Stunning artistry Ken!  I love each.  I have been using the one I have for the past three weeks and have gotten lots of compliments.

Thank you for sharing - keep em coming, these are beautiful.

I prefer the first, as there is an appealing symmetry with the Maple ends - to me it looks cleaner - Just an opinion.


----------



## gtriever (Aug 29, 2017)

Outstanding work!


----------



## ajollydds (Aug 29, 2017)

Fabulous work!


----------



## RobS (Aug 29, 2017)

Wow Ken.  Mind blown!!!


----------



## wood128 (Aug 29, 2017)

Beautiful designs and segmenting. How much time involved to make one blank ?


----------



## MDWine (Aug 30, 2017)

Nice, I love the idea of "old is new again", and 1842 is pretty neat!


----------



## tjseagrove (Aug 30, 2017)

Make more like that and you could pay for the engraver by selling the blanks....


----------



## Ken Wines (Aug 31, 2017)

Jim15 said:


> Very impressive.


Thanks, Jim.


----------



## Ken Wines (Aug 31, 2017)

mark james said:


> Stunning artistry Ken!  I love each.  I have been using the one I have for the past three weeks and have gotten lots of compliments.
> 
> Thank you for sharing - keep em coming, these are beautiful.
> 
> I prefer the first, as there is an appealing symmetry with the Maple ends - to me it looks cleaner - Just an opinion.


Thanks,  Mark.  The second one was an experiment to see how the 90 degree rotation would change the overall look of the pattern.  I'm glad you like the Mistral blank.  It's a culmination of the techniques I use.  There are ring segments at the top and bottom, the weave is segmented and the cherry body is inlaid.  It interlocked fairly well, which helped with the alignment and holding the pieces in place.

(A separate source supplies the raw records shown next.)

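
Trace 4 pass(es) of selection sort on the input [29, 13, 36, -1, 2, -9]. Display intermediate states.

Pass 1: Select minimum -9 at index 5, swap -> [-9, 13, 36, -1, 2, 29]
Pass 2: Select minimum -1 at index 3, swap -> [-9, -1, 36, 13, 2, 29]
Pass 3: Select minimum 2 at index 4, swap -> [-9, -1, 2, 13, 36, 29]
Pass 4: Select minimum 13 at index 3, swap -> [-9, -1, 2, 13, 36, 29]


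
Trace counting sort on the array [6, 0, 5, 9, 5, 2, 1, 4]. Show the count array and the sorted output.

Count array: [1, 1, 1, 0, 1, 2, 1, 0, 0, 1]
(count[i] = number of elements equal to i)
Cumulative count: [1, 2, 3, 3, 4, 6, 7, 7, 7, 8]
Sorted: [0, 1, 2, 4, 5, 5, 6, 9]


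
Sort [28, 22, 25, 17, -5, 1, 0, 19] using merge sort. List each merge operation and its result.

Divide and conquer:
  Merge [28] + [22] -> [22, 28]
  Merge [25] + [17] -> [17, 25]
  Merge [22, 28] + [17, 25] -> [17, 22, 25, 28]
  Merge [-5] + [1] -> [-5, 1]
  Merge [0] + [19] -> [0, 19]
  Merge [-5, 1] + [0, 19] -> [-5, 0, 1, 19]
  Merge [17, 22, 25, 28] + [-5, 0, 1, 19] -> [-5, 0, 1, 17, 19, 22, 25, 28]


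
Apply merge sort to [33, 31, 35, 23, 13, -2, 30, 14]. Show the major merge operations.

Divide and conquer:
  Merge [33] + [31] -> [31, 33]
  Merge [35] + [23] -> [23, 35]
  Merge [31, 33] + [23, 35] -> [23, 31, 33, 35]
  Merge [13] + [-2] -> [-2, 13]
  Merge [30] + [14] -> [14, 30]
  Merge [-2, 13] + [14, 30] -> [-2, 13, 14, 30]
  Merge [23, 31, 33, 35] + [-2, 13, 14, 30] -> [-2, 13, 14, 23, 30, 31, 33, 35]


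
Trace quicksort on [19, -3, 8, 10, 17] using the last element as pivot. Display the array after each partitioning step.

Partition 1: pivot=17 at index 3 -> [-3, 8, 10, 17, 19]
Partition 2: pivot=10 at index 2 -> [-3, 8, 10, 17, 19]
Partition 3: pivot=8 at index 1 -> [-3, 8, 10, 17, 19]


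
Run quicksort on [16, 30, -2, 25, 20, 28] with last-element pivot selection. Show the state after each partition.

Partition 1: pivot=28 at index 4 -> [16, -2, 25, 20, 28, 30]
Partition 2: pivot=20 at index 2 -> [16, -2, 20, 25, 28, 30]
Partition 3: pivot=-2 at index 0 -> [-2, 16, 20, 25, 28, 30]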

I would rate it as my best overall design to date.


----------



## Ken Wines (Aug 31, 2017)

gtriever said:


> Outstanding work!


Thanks.


----------



## Ken Wines (Aug 31, 2017)

ajollydds said:


> Fabulous work!


Thanks.


----------



## Ken Wines (Aug 31, 2017)

RobS said:


> Wow Ken.  Mind blown!!!


Thanks, Rob.


----------



## Ken Wines (Aug 31, 2017)

wood128 said:


> Beautiful designs and segmenting. How much time involved to make one blank ?

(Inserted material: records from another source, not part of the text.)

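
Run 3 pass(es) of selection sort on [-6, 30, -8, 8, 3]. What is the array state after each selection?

Pass 1: Select minimum -8 at index 2, swap -> [-8, 30, -6, 8, 3]
Pass 2: Select minimum -6 at index 2, swap -> [-8, -6, 30, 8, 3]
Pass 3: Select minimum 3 at index 4, swap -> [-8, -6, 3, 8, 30]


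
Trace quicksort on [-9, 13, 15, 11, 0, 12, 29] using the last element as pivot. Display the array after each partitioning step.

Partition 1: pivot=29 at index 6 -> [-9, 13, 15, 11, 0, 12, 29]
Partition 2: pivot=12 at index 3 -> [-9, 11, 0, 12, 15, 13, 29]
Partition 3: pivot=0 at index 1 -> [-9, 0, 11, 12, 15, 13, 29]
Partition 4: pivot=13 at index 4 -> [-9, 0, 11, 12, 13, 15, 29]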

Thanks.  Blank preparation is where I spend a lot of time.  All of the blanks are cut and drilled and milled to a consistent diameter.  For Sierra blanks, I turn them down to 0.645" on a metal lathe that leaves an extra 10 thousandths of inch to be milled after glue up (the final diameter I shoot for is 5/8").  I like to work with wooden tubes that have a wall thickness or approximately 1/8".  The cutting time per blank can vary from 2 to 8 or 9 minutes depending on the complexity of the pattern.  It would be safe to say that I spend at least an hour per blanks when you account for the blank preparation, cutting time, disassembly of the source blanks, reassembly of the patterned blanks, glue up, and post processing of the final blank (taking off the extra 10 thou) on the metal lathe to even out the highs and lows in the surface.


----------



## Ken Wines (Aug 31, 2017)

MDWine said:


> Nice, I love the idea of "old is new again", and 1842 is pretty neat!

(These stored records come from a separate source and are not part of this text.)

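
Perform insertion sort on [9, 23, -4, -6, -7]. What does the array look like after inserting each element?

First element 9 is already 'sorted'
Insert 23: shifted 0 elements -> [9, 23, -4, -6, -7]
Insert -4: shifted 2 elements -> [-4, 9, 23, -6, -7]
Insert -6: shifted 3 elements -> [-6, -4, 9, 23, -7]
Insert -7: shifted 4 elements -> [-7, -6, -4, 9, 23]


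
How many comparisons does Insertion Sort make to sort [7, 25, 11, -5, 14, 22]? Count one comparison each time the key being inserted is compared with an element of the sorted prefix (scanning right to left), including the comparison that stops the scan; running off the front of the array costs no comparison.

Insert 25: 7 <= 25 (stop) = 1 comparison(s) -> [7, 25, 11, -5, 14, 22]
Insert 11: 25 > 11 (shift), 7 <= 11 (stop) = 2 comparison(s) -> [7, 11, 25, -5, 14, 22]
Insert -5: 25 > -5 (shift), 11 > -5 (shift), 7 > -5 (shift), reached front = 3 comparison(s) -> [-5, 7, 11, 25, 14, 22]
Insert 14: 25 > 14 (shift), 11 <= 14 (stop) = 2 comparison(s) -> [-5, 7, 11, 14, 25, 22]
Insert 22: 25 > 22 (shift), 14 <= 22 (stop) = 2 comparison(s) -> [-5, 7, 11, 14, 22, 25]
Total comparisons: 1 + 2 + 3 + 2 + 2 = 10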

Thanks, Michael.  It is strange how design go through cycles like that.  They are popular for a while,  lay dormant for years, and then suddenly appear again as "new" designs.  They were some other designs that were the book including the ever popular "Tumbling Dice" design.


----------



## magpens (Aug 31, 2017)

I love 'em !!!!! . The third one looks like a flock of birds !!

Thanks for the manufacturing details .... I am not going to copy, just curious


----------